Aber wie bereits erwähnt, das fehlende Blut, ist hier bei weitem nicht das größte Problem. Es ist viel mehr dieses aufdringliche Gefühl der Unlust auf Seiten der Verantwortlichen, das einen bei der Sichtung beschleicht. Nicht jene der Schauspieler, die machen tatsächlich allesamt einen soliden bis regelrecht guten Job und sorgen mit ein der ein oder anderen emotionaleren Szene für ein paar der stärksten Momente des Films. Hier sind es tatsächlich die Drehbuchschreiber, der Regisseur, die VFX-Artists, die mit einer schlechten Entscheidung nach der anderen „Morbius“ in eine vergessenswerte Mittelmäßigkeit zwingen.

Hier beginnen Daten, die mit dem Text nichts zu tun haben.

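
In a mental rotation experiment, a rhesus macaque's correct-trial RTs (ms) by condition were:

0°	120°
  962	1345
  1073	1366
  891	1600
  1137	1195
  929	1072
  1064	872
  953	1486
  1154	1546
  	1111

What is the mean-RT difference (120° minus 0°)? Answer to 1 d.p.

M(0°) = 8163/8 = 1020.375
M(120°) = 11593/9 = 1288.111
Difference = 1288.111 − 1020.375 = 267.736 ms

267.7 ms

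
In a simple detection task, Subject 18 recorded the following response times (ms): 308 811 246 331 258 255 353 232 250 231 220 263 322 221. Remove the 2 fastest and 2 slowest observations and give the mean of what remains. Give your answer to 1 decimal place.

Sorted: 220, 221, 231, 232, 246, 250, 255, 258, 263, 308, 322, 331, 353, 811
Drop lowest 2 (220, 221) and highest 2 (353, 811)
Remaining (n=10): Σ = 2696, mean = 2696/10 = 269.600

269.6 ms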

Gesetzmäßigkeiten werden etabliert, nur um bereits in der nächsten Szene über Bord geworfen zu werden, was zu Logiklöchern führt, die tiefer scheinen als der Grand Canyon. Figuren scheinen sich nicht zu entwickeln und wenn sie es doch einmal tun, dann so abrupt, dass man ihre Handlungen kaum mehr nachvollziehen kann. Doch am schwersten wiegen die Actionsequenzen, bei denen man das Gefühl hat, dass die „Transformers“-Filme wohl Vorbild gewesen sein müssen, denn die Bay’sche Megalomanie trieft aus allen Ecken. Die Explosionen mögen sich zwar in Grenzen halten, aber andauernd scheint die Leinwand vor Farben, halbgaren Effekten und schmückendem Beiwerk geradezu überzugehen, den Zuschauer erschlagen zu wollen. Ab und an wird dann aus Kulanz noch die Zeitlupenbremse eingestreut, damit die Augen für einen kurzen Moment Zeit bekommen, sich zu erholen, das Hirn sich neu orientieren kann, und weiter geht der wilde Ritt durch Lichteffekte. Die übrigens einem Effekt irritierend ähnlich schauen, der bereits bei „X-Men 2“ zum Einsatz kam – und dort deutlich besser.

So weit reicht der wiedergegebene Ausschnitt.